Quem quizesse fazer um catalogo de monstros



L. do D.

4-11-1931

Quem quizesse fazer um catalogo de monstros, não teria mais que photographar em palavras aquellas coisas que a noite traz ás almas somnolentas que não conseguem dormir. Essas coisas teem toda a incoherencia do sonho sem a desculpa incognita de se estar dormindo. Pairam como morcegos sobre a passividade da alma, ou vampiros que suguem o sangue da submissão.

São larvas do declive e do desperdicio, sombras que enchem o valle, vestigios que ficam do destino. Umas vezes são vermes, nauseantes à propria alma que os afaga e cria; outras vezes são espectros, e rondam sinistramente coisa nenhuma; outras vezes ainda, emergem, cobras, dos reconcavos absurdos das emoções perdidas.

Lastro do falso, não servem senão para que não sirvamos. São duvidas do abysmo, deitadas na alma, arrastando dobras somnolentas e frias. Duram fumos, passam rastros, e não ha mais que o haverem sido na substancia esteril de ter tido consciencia d'elles. Um ou outro é como uma peça intima de fogo de artificio: faisca-se um tempo entre sonhos, e o resto é a inconsciencia da consciencia com que o vimos.

Nastro desatado, a alma não existe em si mesma. As grandes paisagens são para amanhã, e nós já vivemos. Falhou a conversa interrompida. Quem diria que a vida havia de ser assim?

Perco-me se me encontro, duvido se acho, não tenho se obtive. Como se passeasse, durmo, mas estou disperto. Como se dormisse, accórdo, e não me pertenço. A vida, afinal, é, em si mesma, uma grande insomnia, e ha um estremunhamento lucido em tudo quanto pensamos e fazemos.

Seria feliz se pudesse dormir.
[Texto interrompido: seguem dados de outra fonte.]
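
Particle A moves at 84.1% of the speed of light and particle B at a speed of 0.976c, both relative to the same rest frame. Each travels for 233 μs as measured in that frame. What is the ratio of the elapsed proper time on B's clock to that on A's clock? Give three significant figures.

τ_B/τ_A = 0.403

A: β = 0.841; γ = 1/√(1 − 0.841²) = 1/√0.2927 = 1.848. B: γ = 1/√(1 − 0.976²) = 1/√0.04742 = 4.592.
τ_A/τ_B = γ_B/γ_A = 4.592/1.848 = 2.484, so τ_B/τ_A = 0.4025.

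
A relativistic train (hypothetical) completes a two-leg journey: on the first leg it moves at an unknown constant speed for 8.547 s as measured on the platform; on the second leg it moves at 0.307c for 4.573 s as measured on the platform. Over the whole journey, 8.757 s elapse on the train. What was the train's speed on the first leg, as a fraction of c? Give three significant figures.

β = 0.857

Leg 1: speed unknown; τ_1 = 8.547/γ_1.
Leg 2: γ = 1/√(1 − 0.307²) = 1/√0.9058 = 1.051; τ_2 = 4.573/1.051 = 4.352 s.
Total proper time: τ_1 + 4.352 = 8.757, so τ_1 = 8.757 − 4.352 = 4.405 s.
γ_1 = 8.547/4.405 = 1.940; β = √(1 − 1/γ²) = √0.7344.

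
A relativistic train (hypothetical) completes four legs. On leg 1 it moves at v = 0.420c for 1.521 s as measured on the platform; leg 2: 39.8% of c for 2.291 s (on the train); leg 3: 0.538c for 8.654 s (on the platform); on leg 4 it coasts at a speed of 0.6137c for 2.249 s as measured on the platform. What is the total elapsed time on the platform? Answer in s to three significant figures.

Leg 1: 1.521 s is already measured on the platform.
Leg 2: β = 0.398; γ = 1/√(1 − 0.398²) = 1/√0.8416 = 1.090; Δt_2 = 1.090 × 2.291 = 2.497 s.
Leg 3: 8.654 s is already measured on the platform.
Leg 4: 2.249 s is already measured on the platform.
Total: 1.521 + 2.497 + 8.654 + 2.249 s.

Δt = 14.9 s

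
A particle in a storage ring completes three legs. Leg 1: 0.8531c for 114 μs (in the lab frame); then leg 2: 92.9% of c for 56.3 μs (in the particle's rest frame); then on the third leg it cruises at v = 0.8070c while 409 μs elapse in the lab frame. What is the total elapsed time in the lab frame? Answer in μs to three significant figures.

Δt = 675 μs

Leg 1: 114 μs is already measured in the lab frame.
Leg 2: β = 0.929; γ = 1/√(1 − 0.929²) = 1/√0.1370 = 2.702; Δt_2 = 2.702 × 56.3 = 152.1 μs.
Leg 3: 409 μs is already measured in the lab frame.
Total: 114.0 + 152.1 + 409.0 μs.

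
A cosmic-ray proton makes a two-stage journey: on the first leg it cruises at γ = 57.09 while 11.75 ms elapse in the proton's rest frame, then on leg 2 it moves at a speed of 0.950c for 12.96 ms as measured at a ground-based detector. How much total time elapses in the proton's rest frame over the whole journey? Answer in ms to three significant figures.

τ = 15.8 ms

Leg 1: 11.75 ms is already measured in the proton's rest frame.
Leg 2: γ = 1/√(1 − 0.950²) = 1/√0.09750 = 3.203; τ_2 = 12.96/3.203 = 4.047 ms.
Total: 11.75 + 4.047 ms.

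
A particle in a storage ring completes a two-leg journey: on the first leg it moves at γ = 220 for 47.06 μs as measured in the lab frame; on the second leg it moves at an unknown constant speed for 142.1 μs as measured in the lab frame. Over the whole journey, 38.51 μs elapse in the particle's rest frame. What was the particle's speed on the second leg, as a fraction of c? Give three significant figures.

β = 0.963

Leg 1: γ = 220; τ_1 = 47.06/220.0 = 0.2139 μs.
Leg 2: speed unknown; τ_2 = 142.1/γ_2.
Total proper time: 0.2139 + τ_2 = 38.51, so τ_2 = 38.51 − 0.2139 = 38.30 μs.
γ_2 = 142.1/38.30 = 3.711; β = √(1 − 1/γ²) = √0.9274.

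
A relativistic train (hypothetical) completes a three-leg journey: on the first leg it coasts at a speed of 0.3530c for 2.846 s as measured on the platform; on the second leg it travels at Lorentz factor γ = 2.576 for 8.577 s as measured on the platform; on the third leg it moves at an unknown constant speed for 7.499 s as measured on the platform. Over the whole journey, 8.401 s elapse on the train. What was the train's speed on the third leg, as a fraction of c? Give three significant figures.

β = 0.947

Leg 1: γ = 1/√(1 − 0.3530²) = 1/√0.8754 = 1.069; τ_1 = 2.846/1.069 = 2.663 s.
Leg 2: γ = 2.576; τ_2 = 8.577/2.576 = 3.330 s.
Leg 3: speed unknown; τ_3 = 7.499/γ_3.
Total proper time: 2.663 + 3.330 + τ_3 = 8.401, so τ_3 = 8.401 − 5.992 = 2.409 s.
γ_3 = 7.499/2.409 = 3.113; β = √(1 − 1/γ²) = √0.8968.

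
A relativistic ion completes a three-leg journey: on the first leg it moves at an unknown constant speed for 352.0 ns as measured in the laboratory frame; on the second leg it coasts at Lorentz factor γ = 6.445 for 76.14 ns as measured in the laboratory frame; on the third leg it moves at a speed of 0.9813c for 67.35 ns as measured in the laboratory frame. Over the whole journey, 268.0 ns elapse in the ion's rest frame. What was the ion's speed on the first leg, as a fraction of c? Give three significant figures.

β = 0.723

Leg 1: speed unknown; τ_1 = 352.0/γ_1.
Leg 2: γ = 6.445; τ_2 = 76.14/6.445 = 11.81 ns.
Leg 3: γ = 1/√(1 − 0.9813²) = 1/√0.03705 = 5.195; τ_3 = 67.35/5.195 = 12.96 ns.
Total proper time: τ_1 + 11.81 + 12.96 = 268.0, so τ_1 = 268.0 − 24.78 = 243.2 ns.
γ_1 = 352.0/243.2 = 1.447; β = √(1 − 1/γ²) = √0.5226.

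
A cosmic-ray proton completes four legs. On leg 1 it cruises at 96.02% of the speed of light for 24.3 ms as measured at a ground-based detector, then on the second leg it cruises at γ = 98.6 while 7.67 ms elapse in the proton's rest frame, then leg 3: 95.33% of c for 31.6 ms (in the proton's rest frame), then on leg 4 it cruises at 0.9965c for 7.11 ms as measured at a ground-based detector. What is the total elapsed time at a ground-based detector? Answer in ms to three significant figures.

Leg 1: 24.3 ms is already measured at a ground-based detector.
Leg 2: γ = 98.6; Δt_2 = 98.60 × 7.67 = 756.3 ms.
Leg 3: β = 0.9533; γ = 1/√(1 − 0.9533²) = 1/√0.09122 = 3.311; Δt_3 = 3.311 × 31.6 = 104.6 ms.
Leg 4: 7.11 ms is already measured at a ground-based detector.
Total: 24.30 + 756.3 + 104.6 + 7.110 ms.

Δt = 892 ms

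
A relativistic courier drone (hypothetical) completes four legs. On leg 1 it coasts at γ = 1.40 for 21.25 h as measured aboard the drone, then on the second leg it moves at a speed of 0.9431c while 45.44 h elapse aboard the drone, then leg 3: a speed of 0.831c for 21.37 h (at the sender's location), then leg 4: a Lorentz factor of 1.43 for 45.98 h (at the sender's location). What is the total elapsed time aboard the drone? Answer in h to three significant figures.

τ = 111 h

Leg 1: 21.25 h is already measured aboard the drone.
Leg 2: 45.44 h is already measured aboard the drone.
Leg 3: γ = 1/√(1 − 0.831²) = 1/√0.3094 = 1.798; τ_3 = 21.37/1.798 = 11.89 h.
Leg 4: γ = 1.43; τ_4 = 45.98/1.430 = 32.15 h.
Total: 21.25 + 45.44 + 11.89 + 32.15 h.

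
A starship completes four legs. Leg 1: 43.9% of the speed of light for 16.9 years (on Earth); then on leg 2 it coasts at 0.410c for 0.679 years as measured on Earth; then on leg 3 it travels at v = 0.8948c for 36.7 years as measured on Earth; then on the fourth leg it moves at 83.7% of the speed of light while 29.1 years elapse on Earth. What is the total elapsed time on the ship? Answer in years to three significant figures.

τ = 48.1 years

Leg 1: β = 0.439; γ = 1/√(1 − 0.439²) = 1/√0.8073 = 1.113; τ_1 = 16.9/1.113 = 15.18 years.
Leg 2: γ = 1/√(1 − 0.410²) = 1/√0.8319 = 1.096; τ_2 = 0.679/1.096 = 0.6193 years.
Leg 3: γ = 1/√(1 − 0.8948²) = 1/√0.1993 = 2.240; τ_3 = 36.7/2.240 = 16.39 years.
Leg 4: β = 0.837; γ = 1/√(1 − 0.837²) = 1/√0.2994 = 1.827; τ_4 = 29.1/1.827 = 15.92 years.
Total: 15.18 + 0.6193 + 16.39 + 15.92 years.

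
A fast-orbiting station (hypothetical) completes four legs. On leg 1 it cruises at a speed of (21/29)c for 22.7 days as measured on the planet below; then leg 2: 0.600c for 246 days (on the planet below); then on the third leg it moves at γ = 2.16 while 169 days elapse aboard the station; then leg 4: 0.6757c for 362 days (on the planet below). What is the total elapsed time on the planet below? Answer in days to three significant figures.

Δt = 996 days

Leg 1: 22.7 days is already measured on the planet below.
Leg 2: 246 days is already measured on the planet below.
Leg 3: γ = 2.16; Δt_3 = 2.160 × 169 = 365.0 days.
Leg 4: 362 days is already measured on the planet below.
Total: 22.70 + 246.0 + 365.0 + 362.0 days.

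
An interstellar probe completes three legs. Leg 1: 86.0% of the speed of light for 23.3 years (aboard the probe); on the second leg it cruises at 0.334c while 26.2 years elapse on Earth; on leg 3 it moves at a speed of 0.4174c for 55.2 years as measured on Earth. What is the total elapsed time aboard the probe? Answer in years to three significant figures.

τ = 98.2 years

Leg 1: 23.3 years is already measured aboard the probe.
Leg 2: γ = 1/√(1 − 0.334²) = 1/√0.8884 = 1.061; τ_2 = 26.2/1.061 = 24.70 years.
Leg 3: γ = 1/√(1 − 0.4174²) = 1/√0.8258 = 1.100; τ_3 = 55.2/1.100 = 50.16 years.
Total: 23.30 + 24.70 + 50.16 years.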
Esta opinão é d'este momento, porque não durmo. A noite é um peso immenso por traz do afogar-me com o cobertor mudo do que sonho. Tenho uma indigestão na alma.

Sempre, depois de depois, virá o dia, mas será tarde, como sempre. Tudo dorme e é feliz, menos eu. Descanso um pouco, sem que ouse que durma. E grandes cabeças de monstros sem ser emergem confusas do fundo de quem sou. São dragões do Oriente do abysmo, com linguas encarnadas de fóra da logica, com olhos que fitam sem vida a minha vida morta que os não fita.

A tampa, por amor de Deus, a tampa! Concluam-me a inconsciencia e vida! Felizmente, pela janella fria, de portas desdobradas para traz, um fio triste de luz pallida começa a tirar a sombra do horizonte. Felizmente, o que vai raiar é o dia. Socégo, quasi, do cansaço do desasocego. Um gallo canta, absurdo, em plena cidade. O dia livido começa no meu vago somno. Alguma vez dormirei. Um ruido de rodas faz carroça. Minhas palpebras dormem, mas não eu. Tudo, enfim, é o Destino.